Most of us assume non-standard is someone else’s problem but this catch-all descriptive term is slowly going mainstream something that has been hastened by the recent pandemic. Before lockdown, the number of people falling into the non-standard category had been steadily increasing, typically categorised as people or circumstances that don’t conform to the perceived norm, I say perceived because this view is rapidly becoming outdated. Since the lockdown however, the number of people who have lost their job or suffered financial loss as a result has increased resulting in more people with impaired credit. The thing is non-standard can mean different things to different people, but the lines are becoming blurred when it comes to lending and insurance.
The historic association with non-standard lending was typically categorised with terms such as near prime, sub prime plus a myriad of different colours of the same but following the banking crisis in 2008 terms like this all but disappeared. For a while it remained under the radar being serviced to some extent by the second charge market, but more recently there has been a re-emergence of this type of lending but today typically described as non-standard.
In insurance terms non-standard was a term typically used to describe a property risk that did not conform to the normal type of construction, thatched roofs, or properties susceptible to flooding or subsidence, however, as the data available to insurers continues to evolve more and more property types and indeed individual policyholder profiles and lifestyles are also being swept up under the non-standard banner. Again, the pandemic will force more people into the non-standard category whether that be due to financial circumstances or simply changes in the way they work, for example it is estimated that working from home will remain a much more popular option long after the pandemic has passed and this is something traditional household policies have struggled to cover.
So why is this important? There are two main layers to the answer to this question, firstly as professional advisers you need to know where to go in order to access the products and services that will enable you to give your non-standard clients the right advice especially as this will now make up an increasing segment of the community and secondly, making sure these people are not left behind as the open finance initiative becomes ever more popular.
The FCA are looking at the implications of broadening the Open Finance initiative to a wider range of financial services and products, this quiet revolution created by open banking a couple of years ago which allowed individuals to authorise third party providers access to their bank accounts in order to extend the range of services available. included new entrants like Monzo, Revolut and Starling, much of which early adopters like me now take for granted. And are now seeking to extend this functionality to all sorts of financial products like savings, mortgages, and insurance. Following the success of open banking this feels nothing short of a major revolution in the way individuals will be able to manage their financial needs.

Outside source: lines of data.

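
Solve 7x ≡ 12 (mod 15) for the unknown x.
x ≡ 6 (mod 15)

gcd(7, 15) = 1, which divides 12, so solutions exist.
Find 7^(-1) mod 15 by the extended Euclidean algorithm:
15 = 2 × 7 + 1  ⟹  1 = (1)·15 + (-2)·7
So (-2)·7 ≡ 1 (mod 15), i.e. 7^(-1) ≡ -2 ≡ 13 (mod 15).
x ≡ 13 × 12 = 156 ≡ 6 (mod 15).
Check: 7 × 6 = 42 ≡ 12 (mod 15).
Unique solution: x ≡ 6 (mod 15)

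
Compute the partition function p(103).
271248950

p(n) counts ways to write n as a sum of positive integers (order ignored).
Euler's pentagonal recurrence: p(k) = p(k-1) + p(k-2) - p(k-5) - p(k-7) + p(k-12) + p(k-15) - ... (offsets j(3j∓1)/2, signs ++--, p(0)=1, p(<0)=0).
DP table for k = 0..102: p(0)=1, p(1)=1, p(2)=2, p(3)=3, p(4)=5, p(5)=7, p(6)=11, p(7)=15, p(8)=22, p(9)=30, p(10)=42, p(11)=56, p(12)=77, p(13)=101, p(14)=135, p(15)=176, p(16)=231, p(17)=297, p(18)=385, p(19)=490, p(20)=627, p(21)=792, p(22)=1002, p(23)=1255, p(24)=1575, p(25)=1958, p(26)=2436, p(27)=3010, p(28)=3718, p(29)=4565, p(30)=5604, p(31)=6842, p(32)=8349, p(33)=10143, p(34)=12310, p(35)=14883, p(36)=17977, p(37)=21637, p(38)=26015, p(39)=31185, p(40)=37338, p(41)=44583, p(42)=53174, p(43)=63261, p(44)=75175, p(45)=89134, p(46)=105558, p(47)=124754, p(48)=147273, p(49)=173525, p(50)=204226, p(51)=239943, p(52)=281589, p(53)=329931, p(54)=386155, p(55)=451276, p(56)=526823, p(57)=614154, p(58)=715220, p(59)=831820, p(60)=966467, p(61)=1121505, p(62)=1300156, p(63)=1505499, p(64)=1741630, p(65)=2012558, p(66)=2323520, p(67)=2679689, p(68)=3087735, p(69)=3554345, p(70)=4087968, p(71)=4697205, p(72)=5392783, p(73)=6185689, p(74)=7089500, p(75)=8118264, p(76)=9289091, p(77)=10619863, p(78)=12132164, p(79)=13848650, p(80)=15796476, p(81)=18004327, p(82)=20506255, p(83)=23338469, p(84)=26543660, p(85)=30167357, p(86)=34262962, p(87)=38887673, p(88)=44108109, p(89)=49995925, p(90)=56634173, p(91)=64112359, p(92)=72533807, p(93)=82010177, p(94)=92669720, p(95)=104651419, p(96)=118114304, p(97)=133230930, p(98)=150198136, p(99)=169229875, p(100)=190569292, p(101)=214481126, p(102)=241265379.
Final step: p(103) = p(102) + p(101) - p(98) - p(96) + p(91) + p(88) - p(81) - p(77) + p(68) + p(63) - p(52) - p(46) + p(33) + p(26) - p(11) - p(3)
= 241265379 + 214481126 - 150198136 - 118114304 + 64112359 + 44108109 - 18004327 - 10619863 + 3087735 + 1505499 - 281589 - 105558 + 10143 + 2436 - 56 - 3
= 271248950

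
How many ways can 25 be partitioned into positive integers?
1958

p(n) counts ways to write n as a sum of positive integers (order ignored).
Euler's pentagonal recurrence: p(k) = p(k-1) + p(k-2) - p(k-5) - p(k-7) + p(k-12) + p(k-15) - ... (offsets j(3j∓1)/2, signs ++--, p(0)=1, p(<0)=0).
DP table for k = 0..24: p(0)=1, p(1)=1, p(2)=2, p(3)=3, p(4)=5, p(5)=7, p(6)=11, p(7)=15, p(8)=22, p(9)=30, p(10)=42, p(11)=56, p(12)=77, p(13)=101, p(14)=135, p(15)=176, p(16)=231, p(17)=297, p(18)=385, p(19)=490, p(20)=627, p(21)=792, p(22)=1002, p(23)=1255, p(24)=1575.
Final step: p(25) = p(24) + p(23) - p(20) - p(18) + p(13) + p(10) - p(3)
= 1575 + 1255 - 627 - 385 + 101 + 42 - 3
= 1958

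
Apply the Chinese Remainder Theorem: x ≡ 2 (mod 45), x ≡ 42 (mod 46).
272

Using Chinese Remainder Theorem:
M = 45 × 46 = 2070
M1 = 46, M2 = 45
y1 = 46^(-1) mod 45 = 1
y2 = 45^(-1) mod 46 = 45
x = (2×46×1 + 42×45×45) mod 2070 = 272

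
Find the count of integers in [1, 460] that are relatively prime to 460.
176

460 = 2^2 × 5 × 23
φ(n) = n × ∏(1 - 1/p) for each prime p dividing n
φ(460) = 460 × (1 - 1/2) × (1 - 1/5) × (1 - 1/23) = 176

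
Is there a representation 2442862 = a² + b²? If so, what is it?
Not possible

Factorization: 2442862 = 2 × 31^3 × 41
By Fermat: n is sum of two squares iff every prime p ≡ 3 (mod 4) appears to even power.
Prime(s) ≡ 3 (mod 4) with odd exponent: [(31, 3)]
Therefore 2442862 cannot be expressed as a² + b².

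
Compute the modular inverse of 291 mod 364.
359

gcd(291, 364) = 1, so the inverse exists.
Extended Euclidean algorithm on (364, 291):
364 = 1 × 291 + 73  ⟹  73 = (1)·364 + (-1)·291
291 = 3 × 73 + 72  ⟹  72 = (-3)·364 + (4)·291
73 = 1 × 72 + 1  ⟹  1 = (4)·364 + (-5)·291
So (-5)·291 ≡ 1 (mod 364), i.e. 291^(-1) ≡ -5 ≡ 359 (mod 364).
Check: 291 × 359 = 104469 ≡ 1 (mod 364)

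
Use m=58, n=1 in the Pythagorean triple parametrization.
(3363, 116, 3365)

Euclid's formula: a = m² - n², b = 2mn, c = m² + n²
m = 58, n = 1
a = 58² - 1² = 3364 - 1 = 3363
b = 2 × 58 × 1 = 116
c = 58² + 1² = 3364 + 1 = 3365
Verification: 3363² + 116² = 11309769 + 13456 = 11323225 = 3365² ✓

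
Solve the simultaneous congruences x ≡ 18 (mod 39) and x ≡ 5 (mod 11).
291

Using Chinese Remainder Theorem:
M = 39 × 11 = 429
M1 = 11, M2 = 39
y1 = 11^(-1) mod 39 = 32
y2 = 39^(-1) mod 11 = 2
x = (18×11×32 + 5×39×2) mod 429 = 291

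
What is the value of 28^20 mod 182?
126

Repeated squaring. Binary of 20 = 10100.
28^1 ≡ 28 (mod 182); 28^2 ≡ 56 (mod 182); 28^4 ≡ 42 (mod 182); 28^8 ≡ 126 (mod 182); 28^16 ≡ 42 (mod 182)
28^20 = 28^4 × 28^16 ≡ 126 (mod 182)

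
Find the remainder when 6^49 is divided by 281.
89

Repeated squaring. Binary of 49 = 110001.
6^1 ≡ 6 (mod 281); 6^2 ≡ 36 (mod 281); 6^4 ≡ 172 (mod 281); 6^8 ≡ 79 (mod 281); 6^16 ≡ 59 (mod 281); 6^32 ≡ 109 (mod 281)
6^49 = 6^1 × 6^16 × 6^32 ≡ 89 (mod 281)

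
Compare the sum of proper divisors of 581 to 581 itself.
deficient

Proper divisors of 581: sum = 1 + 7 + 83 = 91
Since 91 < 581, 581 is deficient.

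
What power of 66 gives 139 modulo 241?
39

Baby-step giant-step with step n = ⌈√241⌉ = 16.
Baby steps 66^j mod 241 (j:value) for j=0..15: 0:1, 1:66, 2:18, 3:224, 4:83, 5:176, 6:48, 7:35, 8:141, 9:148, 10:128, 11:13, 12:135, 13:234, 14:20, 15:115.
Giant-step multiplier: 66^(-16) ≡ 66^(240-16) = 66^224 ≡ 160 (mod 241).
Giant steps γ_i = 139·160^i mod 241: γ_0=139, γ_1=68, γ_2=35 (in table at j=7).
x = i·n + j = 2·16 + 7 = 39.
Check: 66^39 ≡ 139 (mod 241).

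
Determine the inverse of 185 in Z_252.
173

gcd(185, 252) = 1, so the inverse exists.
Extended Euclidean algorithm on (252, 185):
252 = 1 × 185 + 67  ⟹  67 = (1)·252 + (-1)·185
185 = 2 × 67 + 51  ⟹  51 = (-2)·252 + (3)·185
67 = 1 × 51 + 16  ⟹  16 = (3)·252 + (-4)·185
51 = 3 × 16 + 3  ⟹  3 = (-11)·252 + (15)·185
16 = 5 × 3 + 1  ⟹  1 = (58)·252 + (-79)·185
So (-79)·185 ≡ 1 (mod 252), i.e. 185^(-1) ≡ -79 ≡ 173 (mod 252).
Check: 185 × 173 = 32005 ≡ 1 (mod 252)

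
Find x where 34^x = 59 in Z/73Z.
25

Baby-step giant-step with step n = ⌈√73⌉ = 9.
Baby steps 34^j mod 73 (j:value) for j=0..8: 0:1, 1:34, 2:61, 3:30, 4:71, 5:5, 6:24, 7:13, 8:4.
Giant-step multiplier: 34^(-9) ≡ 34^(72-9) = 34^63 ≡ 51 (mod 73).
Giant steps γ_i = 59·51^i mod 73: γ_0=59, γ_1=16, γ_2=13 (in table at j=7).
x = i·n + j = 2·9 + 7 = 25.
Check: 34^25 ≡ 59 (mod 73).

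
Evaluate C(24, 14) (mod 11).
0

Using Lucas' theorem:
Write n=24 and k=14 in base 11:
n in base 11: [2, 2]
k in base 11: [1, 3]
C(24,14) mod 11 = ∏ C(n_i, k_i) mod 11
Digit binomials (mod 11): C(2,1) = 2; C(2,3) = 0 (k_i > n_i)
Product: 2 × 0 = 0 ≡ 0 (mod 11)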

However, This has the potential to leave a significant number of customers behind, the more vulnerable in society and in particular those who fall into the non-standard category, and this is something that we all need to be aware of and ensure that those making the rules are aware brokers like Bluestone Mortgages recently were quoted as saying “any move to help borrowers understand the financial options available to them is a good thing and ensuring the interests of non-standard consumers at placed at the forefront of open finance’s development will go a long way towards improving financial inclusion for all in the UK”. Something we should all support.